Ortaçağın, miladi 350-400 yıllarında; Kavimler Göçüyle başladığı kabul edilir ve 1453 yılına, yani İstanbul'un fethine kadar devam eden sürece denilir. Yaklaşık 1000 yıl devam eden bu zaman sürecinde, dünyada ve özellikle Ortadoğu coğrafyasında binlerce önemli olay gelişmiştir. Savaşlar gerçekleşmiş, devletler yıkılmış ve yeni devletler kurulmuştur.

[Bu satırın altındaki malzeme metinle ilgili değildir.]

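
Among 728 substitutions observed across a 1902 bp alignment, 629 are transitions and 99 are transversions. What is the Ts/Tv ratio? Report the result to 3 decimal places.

R = 629/99 = 6.353535… ≈ 6.354 (to 3 d.p.).

6.354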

Savaşlar, kıtlıklar, göçler, katliamlar ve tabii ki, bilimsel gelişmeler meydana gelmiştir.
Bu zaman sürecinde, Avrupa’nın neredeyse tamamı karanlık ve barbar bir süreçten yavaş yavaş yeni kurtulmaya çalışıyordu. Avrupalıların bu barbarca ve karanlık süreçleri büyük acılar, büyük yıkımlar ve katliamlar barındırmaktadır. ‘Kadınların insan mı yoksa şeytan mı’ oldukları noktasındaki insanlık dışı düşüncelerinden tutun da, kendi aralarında gerçekleştirdikleri ve onlarca hatta yüzlerce yıl süren savaşların söz konusu olduğu karanlık bir sürecin adıdır.

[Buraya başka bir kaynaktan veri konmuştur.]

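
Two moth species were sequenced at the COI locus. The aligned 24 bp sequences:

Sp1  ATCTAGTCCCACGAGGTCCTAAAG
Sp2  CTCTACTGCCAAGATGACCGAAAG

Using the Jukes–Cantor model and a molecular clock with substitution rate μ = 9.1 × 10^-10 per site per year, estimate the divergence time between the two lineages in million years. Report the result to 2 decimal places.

202.94

The sequences differ at 7 of 24 sites (1, 6, 8, 12, 15, 17, 20), so p = 7/24 ≈ 0.291667.
d = −(3/4) ln(1 − 4p/3) = −0.75 ln(1 − 0.388889) = −0.75 ln(0.611111)
  = −0.75 × (-0.492477) = 0.369358 substitutions/site.
Under a molecular clock d = 2μt, so t = d/(2μ) = 0.369358 / (2 × 9.1 × 10^-10) = 202.94 million years.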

İslam dünyasında ise ilmin oldukça geliştiği, büyük filozof ve mütefekkirlerin yetiştiği ve birçok icadın gerçekleştirildiği dönemdir. Nerdeyse bütün İslam şehirlerinde on binlerce ifade edilebilecek yazma eserlerle kütüphaneler kurulmuştur. O dönemin şartlarında imkânsızı başarmak anlamına gelen bu hacimli kütüphaneleri kurmak ve bu muazzam kitapları okutmak Avrupalı için hayal dahi edilemezdi.
Bu tarihi hakikatleri anlamayacak kadar mankurtlaştırılmış bazı molozlar, çıkıp İslam'a ve mukaddes kitabımıza dil uzatacak kadar çukurlaşmaktadırlar. 4-5-6 yaşlarındaki çocuklara Kur'an öğretmenin 'ortaçağ zihniyeti' olacağını ifade etmekle, sözüm ona Kur'an öğretmenin çağdışı olduğunu söylemeye çalışıyor.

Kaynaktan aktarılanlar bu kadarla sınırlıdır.